The Written Word
for October 1, 2000

Our thoughts this week continue to be on Pierre Elliot Trudeau and rightly so – for, with Mackenzie King he ranks in the top drawer of Canadian Prime Ministers of this century.

I think it useful to compare these two men – for they were a contrast in everything.

King was a labour lawyer whose natural instinct was to avoid a fight for the very fact of fight meant a strike or lockout, thus failure. Trudeau was a lawyer-philosopher whose instinct was to fight opponents to the finish using all tactics from Machiavelli to Douglas Haig in the struggle.

King was a dumpy little man who has the physique of the Tilsbury doughboy – Trudeau was thin and tough – an athlete. King might, I suppose, have walked his dog in the Gatineau Hills but one presumes only on the level bits while Trudeau skied, climbed mountains and canoed down dangerous rivers.
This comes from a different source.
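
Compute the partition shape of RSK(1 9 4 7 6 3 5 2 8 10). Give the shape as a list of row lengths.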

Mackenzie King, I’m told, would quickly fade into the woodwork of any room he was in – Trudeau dominated.

King was a terrible public speaker while Trudeau was a masterful debater.

King saw the country as a whole while Trudeau saw it as Ontario and Quebec with some appendages tacked on.
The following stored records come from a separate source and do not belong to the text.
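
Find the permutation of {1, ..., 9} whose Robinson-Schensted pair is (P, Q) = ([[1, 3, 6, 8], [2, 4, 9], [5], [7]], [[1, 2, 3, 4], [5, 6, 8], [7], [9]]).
Reverse the RSK construction: for i from n down to 1, find the cell of Q containing i, remove the entry at that cell from P, and reverse-bump it up through P; the value ejected from row 1 is w(i).

Step i=9: Q has 9 at row 4, column 1; remove 7 from row 4 of P and reverse-bump: 7 enters row 3 and ejects 5; 5 enters row 2 and ejects 4; 4 enters row 1 and ejects 3. So w(9) = 3. P is now [[1, 4, 6, 8], [2, 5, 9], [7]].
Step i=8: Q has 8 at row 2, column 3; remove 9 from row 2 of P and reverse-bump: 9 enters row 1 and ejects 8. So w(8) = 8. P is now [[1, 4, 6, 9], [2, 5], [7]].
Step i=7: Q has 7 at row 3, column 1; remove 7 from row 3 of P and reverse-bump: 7 enters row 2 and ejects 5; 5 enters row 1 and ejects 4. So w(7) = 4. P is now [[1, 5, 6, 9], [2, 7]].
Step i=6: Q has 6 at row 2, column 2; remove 7 from row 2 of P and reverse-bump: 7 enters row 1 and ejects 6. So w(6) = 6. P is now [[1, 5, 7, 9], [2]].
Step i=5: Q has 5 at row 2, column 1; remove 2 from row 2 of P and reverse-bump: 2 enters row 1 and ejects 1. So w(5) = 1. P is now [[2, 5, 7, 9]].
Step i=4: Q has 4 at row 1, column 4; remove that cell from P, ejecting 9. So w(4) = 9. P is now [[2, 5, 7]].
Step i=3: Q has 3 at row 1, column 3; remove that cell from P, ejecting 7. So w(3) = 7. P is now [[2, 5]].
Step i=2: Q has 2 at row 1, column 2; remove that cell from P, ejecting 5. So w(2) = 5. P is now [[2]].
Step i=1: Q has 1 at row 1, column 1; remove that cell from P, ejecting 2. So w(1) = 2. P is now [].

So w = 2 5 7 9 1 6 4 8 3.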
It is this latter point where the contrast is the greatest. Mackenzie King and his successor, Louis St Laurent, saw their mandate as keeping the entire country involved at the center. Regions had powerful and important Cabinet ministers who were listened to even though the number of seats they represented were few in number. In Western Canada there was Jimmy Gardiner from Saskatchewan and Jimmy Sinclair, Trudeau’s father-in-law, ironically, from Vancouver. Pierre Trudeau, after, in fairness, he was rejected by the western Canadian voters, couldn’t have cared less about western representation at the center.

It’s difficult to draw any firm conclusions from this. During the King/St Laurent years Quebec was still in thrall to the church and the conservative coalition that kept Duplessis and the Union Nationale in power. Trudeau, on the other hand, had to deal with the new Quebec that emerged after Jean Lesage. But that does not, in my view excuse Trudeau’s inattention to what became known as western alienation. For with King and St Laurent it was not just that western ministers had big portfolios, they had power to act on regional issues, did wield power and were seen to wield power.

The two giants of the last century in Canada – Mackenzie King, the mouse the pulled strings with immense skill and Pierre Trudeau, the cat that pounced and pounced on all who opposed him.